Radio: Health, Strength of Stanford Football

Shannon Turley and David Shaw

In a sport frequently marked by glaring disconnects between coaches and medical personnel, the staff surrounding Stanford football engages in an innovative process that has cut injury rates and made the Cardinal physically dominant. The Bootleg's exclusive 48-minute radio discussion features strength coordinator Shannon Turley, team physician Dr. Jason Dragoo, and head trainer Steve Bartlinski.

The Health and Strength of Stanford Football
The spring session is finished, so Stanford will not hold a traditional football practice for roughly four months. But those involved with the team understand that this current stretch may be more important to the Cardinal's 2013 success than any other period of preparation.

"From now until we report to camp, [Shannon Turley] is the program," David Shaw said. "We come into training camp flexible, and healthy, and strong, and explosive. That's what this session is about from here until we report."

Turley, the program's strength and conditioning coordinator, works closely with team physician Dr. Jason Dragoo, head trainer Steve Bartlinski, and physical therapist Floyd Vito Cruz to create an environment that optimizes health and performance in the Stanford football program. The intricacies of this collaboration are detailed in The Bootleg's exclusive 48-minute radio roundtable discussion with the crew and in the text below it.

Radio: Steve Bartlinski, Dr. Jason Dragoo, Shannon Turley Roundtable

Egos Left at the Door: A Collaborative Effort
In a sport frequently marked by glaring disconnects between coaches and medical personnel, the staff surrounding Stanford football engages in a collaborative process. Bartlinski, Cruz, Dragoo, and Turley meet on a weekly basis to ensure that their work operates in harmony with "egos left at the door" to create a healthy, physically dominant football team.

A measure of their success: this past year, the training room was busier in June (primarily due to new freshmen who had not yet acclimated to college training) than it was in January after a taxing 14-game long Rose Bowl campaign.

Even when unpreventable injury does rear its ugly head (see the cases of Jim Dray or Shayne Skov), the crew remains dedicated to its team-oriented approach with a simple objective: return the player to action safely, better than he was prior to injury.

"It's very important within our foundation that we have our physicians, our strength staff, our athletic training staff, our physical therapy staff, our human performance lab staff, and our coaches on the same page," Bartlinski said. "It's a synergistic approach."

Since Dragoo, Turley and Bartlinksi assumed their current positions in 2007, Stanford's injury rate has plummeted. The program has shed its age-long soft, finesse-based reputation and established itself as a physical bully with an edge optimized for football. It's come through an innovative training philosophy that includes a battery of physical tests for incoming freshmen, sled-pushing in the strengthening process, and a commitment to Pilates as part of a constant search for functional strength.

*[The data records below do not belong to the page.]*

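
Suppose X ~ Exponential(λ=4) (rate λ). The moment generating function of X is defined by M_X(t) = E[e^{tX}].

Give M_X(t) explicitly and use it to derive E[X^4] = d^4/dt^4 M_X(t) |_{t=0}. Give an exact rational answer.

E[X^4] = D^4[M](0) = 3/32

M_X(t) = 4/(4 - t)
D^4[M](t) = -96/(t^5 - 20*t^4 + 160*t^3 - 640*t^2 + 1280*t - 1024)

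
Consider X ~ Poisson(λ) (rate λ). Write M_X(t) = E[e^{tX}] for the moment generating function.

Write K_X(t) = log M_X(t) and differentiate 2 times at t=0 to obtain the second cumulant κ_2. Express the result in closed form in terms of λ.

κ_2 = d^2K/dt^2 |_{t=0} = λ

M_X(t) = e^(λ*(e^(t) - 1))
K_X(t) = log M_X(t) = λ*(e^(t) - 1)
dK/dt = λ*e^(t)
d^2K/dt^2 = λ*e^(t)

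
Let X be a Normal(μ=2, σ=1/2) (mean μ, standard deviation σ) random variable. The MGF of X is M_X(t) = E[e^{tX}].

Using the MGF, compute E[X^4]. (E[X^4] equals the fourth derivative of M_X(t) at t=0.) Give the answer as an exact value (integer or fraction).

E[X^4] = M^(4)(0) = 355/16

M_X(t) = e^(t^2/8 + 2*t)
M^(4)(t) = t^4*e^(2*t)*e^(t^2/8)/256 + t^3*e^(2*t)*e^(t^2/8)/8 + 51*t^2*e^(2*t)*e^(t^2/8)/32 + 19*t*e^(2*t)*e^(t^2/8)/2 + 355*e^(2*t)*e^(t^2/8)/16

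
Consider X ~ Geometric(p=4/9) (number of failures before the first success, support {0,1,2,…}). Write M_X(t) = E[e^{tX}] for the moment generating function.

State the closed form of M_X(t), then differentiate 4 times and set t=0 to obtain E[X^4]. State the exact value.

M_X(t) = 4/(9*(1 - 5*e^(t)/9))
D^4[M](t) = (-2500*e^(4*t) - 49500*e^(3*t) - 89100*e^(2*t) - 14580*e^(t))/(3125*e^(5*t) - 28125*e^(4*t) + 101250*e^(3*t) - 182250*e^(2*t) + 164025*e^(t) - 59049)

E[X^4] = D^4[M](0) = 4865/32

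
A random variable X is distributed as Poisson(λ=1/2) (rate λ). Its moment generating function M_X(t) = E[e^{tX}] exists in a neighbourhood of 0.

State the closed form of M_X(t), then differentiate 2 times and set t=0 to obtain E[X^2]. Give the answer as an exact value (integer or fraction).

E[X^2] = M′′(0) = 3/4

M_X(t) = e^(e^(t)/2 - 1/2)
M′(t) = e^(-1/2)*e^(t)*e^(e^(t)/2)/2
M′′(t) = (e^(2*t)*e^(e^(t)/2) + 2*e^(t)*e^(e^(t)/2))*e^(-1/2)/4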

"I'm not concerned with how much our guys can bench press, back squat, power clean... any of the numbers that really have nothing to do with playing football," Turley said. "Rather than being concerned with how much weight we can move in the weight room, we're more concerned with moving guys around on the field. If it won't block, tackle, or score touchdowns for us, we're not really concerned with it."

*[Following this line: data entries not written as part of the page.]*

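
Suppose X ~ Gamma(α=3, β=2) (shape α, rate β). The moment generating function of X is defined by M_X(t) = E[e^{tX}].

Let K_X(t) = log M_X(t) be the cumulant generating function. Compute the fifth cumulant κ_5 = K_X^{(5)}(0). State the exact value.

κ_5 = K′′′′′(0) = 9/4

M_X(t) = 8/(2 - t)^3
K_X(t) = log M_X(t) = -3*log(2 - t) + 3*log(2)
K′(t) = -3/(t - 2)
K′′(t) = 3/(t^2 - 4*t + 4)
K′′′(t) = -6/(t^3 - 6*t^2 + 12*t - 8)
K′′′′(t) = 18/(t^4 - 8*t^3 + 24*t^2 - 32*t + 16)
K′′′′′(t) = -72/(t^5 - 10*t^4 + 40*t^3 - 80*t^2 + 80*t - 32)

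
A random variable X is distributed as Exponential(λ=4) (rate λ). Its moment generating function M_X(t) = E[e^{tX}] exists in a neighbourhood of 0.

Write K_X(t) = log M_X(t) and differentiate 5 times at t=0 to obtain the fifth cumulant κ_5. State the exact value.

κ_5 = K^(5)(0) = 3/128

M_X(t) = 4/(4 - t)
K_X(t) = log M_X(t) = -log(4 - t) + 2*log(2)
K^(5)(t) = -24/(t^5 - 20*t^4 + 160*t^3 - 640*t^2 + 1280*t - 1024)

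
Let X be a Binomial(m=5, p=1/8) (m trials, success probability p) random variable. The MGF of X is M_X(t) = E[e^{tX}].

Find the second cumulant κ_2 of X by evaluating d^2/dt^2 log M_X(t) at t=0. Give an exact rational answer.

κ_2 = D^2[K](0) = 35/64

M_X(t) = (e^(t)/8 + 7/8)^5
K_X(t) = log M_X(t) = 5*log(e^(t)/8 + 7/8)
D^2[K](t) = 35*e^(t)/(e^(2*t) + 14*e^(t) + 49)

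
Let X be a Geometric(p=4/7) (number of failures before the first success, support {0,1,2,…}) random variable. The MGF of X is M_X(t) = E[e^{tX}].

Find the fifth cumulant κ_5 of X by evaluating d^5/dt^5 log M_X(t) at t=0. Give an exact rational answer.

κ_5 = K′′′′′(0) = 7035/128

M_X(t) = 4/(7*(1 - 3*e^(t)/7))
K_X(t) = log M_X(t) = -log(1 - 3*e^(t)/7) - log(7) + 2*log(2)
K′(t) = -3*e^(t)/(3*e^(t) - 7)
K′′(t) = 21*e^(t)/(9*e^(2*t) - 42*e^(t) + 49)
K′′′(t) = (-63*e^(2*t) - 147*e^(t))/(27*e^(3*t) - 189*e^(2*t) + 441*e^(t) - 343)
K′′′′(t) = (189*e^(3*t) + 1764*e^(2*t) + 1029*e^(t))/(81*e^(4*t) - 756*e^(3*t) + 2646*e^(2*t) - 4116*e^(t) + 2401)
K′′′′′(t) = (-567*e^(4*t) - 14553*e^(3*t) - 33957*e^(2*t) - 7203*e^(t))/(243*e^(5*t) - 2835*e^(4*t) + 13230*e^(3*t) - 30870*e^(2*t) + 36015*e^(t) - 16807)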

That's all part of a cutting-edge approach that has a chance to benefit not only Stanford, but also the entire college football world. Even the most bitter of rivals can agree that a reduction of injuries in one of America's most violent sports is a positive development, wherever that improvement may occur.

Stanford's players have bought into the system. Fullback Ryan Hewitt is already tweeting about the fresh conditioning phase, while linebacker A.J. Tarpley has emphasized the team's commitment to flexibility and football-specific strength over standard bench-pressing exploits. Teamwork on the field is mirrored by this teamwork behind the scenes, a collaboration that has taken Stanford football out of the doldrums and carried it to new heights.

"You have to do the little things and measure the small muscles. You have to prepare players to lift and throw people around in multiple directions, and not just under a bench press or a squat," Dragoo said. "It's made a tremendous difference as far as really gaining good football players... It's been a tremendous link between the coaching staff, the strength and conditioning staff, and even the rehab staff."